Ten szal powstał już jakiś czas temu, ale nie doczekał się publikacji. Pretekstem stało się wyzwanie
Filc w Szufladzie, gdzie propagujemy zabawę z tym szlachetnym materiałem, jakim jest wełna.
Jak już robię kolaże, wpisy w art-journalu i różne takie śmieciowe prace, to ten szal też jest wynikiem tych doświadczeń ścinkowych. Ponadto inspiracją do tego działania była
praca Beaty Jarmołowskiej, bo skoro ona może takie kolaże robić na szalach, to czemu by nie samemu :)
Znalazłam kiedyś takie robione na drutach chusty z wełny...pięknie tu posłużyły za brzegi szala.

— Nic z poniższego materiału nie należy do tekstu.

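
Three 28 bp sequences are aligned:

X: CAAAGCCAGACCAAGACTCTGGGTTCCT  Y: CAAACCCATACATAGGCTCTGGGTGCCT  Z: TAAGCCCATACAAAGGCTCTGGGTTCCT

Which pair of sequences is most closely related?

Y and Z

X–Y: 6/28 differ, p = 0.214, d = 0.252.
X–Z: 6/28 differ, p = 0.214, d = 0.252.
Y–Z: 4/28 differ, p = 0.143, d = 0.158.
The smallest distance is between Y and Z.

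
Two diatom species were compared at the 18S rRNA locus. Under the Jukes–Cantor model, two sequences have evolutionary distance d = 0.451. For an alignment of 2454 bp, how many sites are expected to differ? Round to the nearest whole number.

Invert JC69: p = (3/4)(1 − e^(−4d/3)) = 0.75 × (1 − e^(-0.601333)) = 0.75 × (1 − 0.548081) = 0.338939.
Expected differing sites = pL ≈ 0.338939 × 2454 = 831.756306 ≈ 832.

832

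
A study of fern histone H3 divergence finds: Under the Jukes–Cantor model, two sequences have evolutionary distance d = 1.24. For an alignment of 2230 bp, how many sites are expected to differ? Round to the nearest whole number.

Invert JC69: p = (3/4)(1 − e^(−4d/3)) = 0.75 × (1 − e^(-1.653333)) = 0.75 × (1 − 0.191411) = 0.606442.
Expected differing sites = pL ≈ 0.606442 × 2230 = 1352.36566 ≈ 1352.

1352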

Do tego różne koronki, tasiemki, aplikacje, angelina, wielki kawał koronkowego szala, bawełniana falbana, trochę cekinów, tkaniny wyszywanej koralikami, jedwabiu, silk laps. No i nieco wełny.
Całość to około 2,5 metra i szerokości 40- 50 cm.
Jedna aplikacja jedwabna okrutnie farbowała... Ale w sumie nie szkodzi trochę tego różu.
chochlik w jedwabiu, co barwił
Owe wełniane chusty
lewa strona
This shawl was made
some months ago, but I didn't wrote about it at that time. The
pretext has become with a challenge “Felt” in Szuflada, where we
promote this noble material, which is wool.
As has been doing
collages, pages in art-journals and other junk stuff, this scarf is
also a result of these experiences with scraps. And what's more, and
even most importatn, the inspiration for this action was the work ofBeta Jarmołowska, because if she can do these collages on shawls,
why not do the same :)
I found once a knitted wool scarves ...
beautifully served here on the edges of shawl. I added for this also
variety of laces, ribbons, applications, angelina, a great piece of
lace scarf, cotton flounce, some sequins, beads embroidered fabrics,
silk, silk laps. And some wool.
The whole shawl is about 2.5
meters long and a width is 40 to 50 cm.
One silk application
cruelly dyed around... But finally a bit of pink not mind.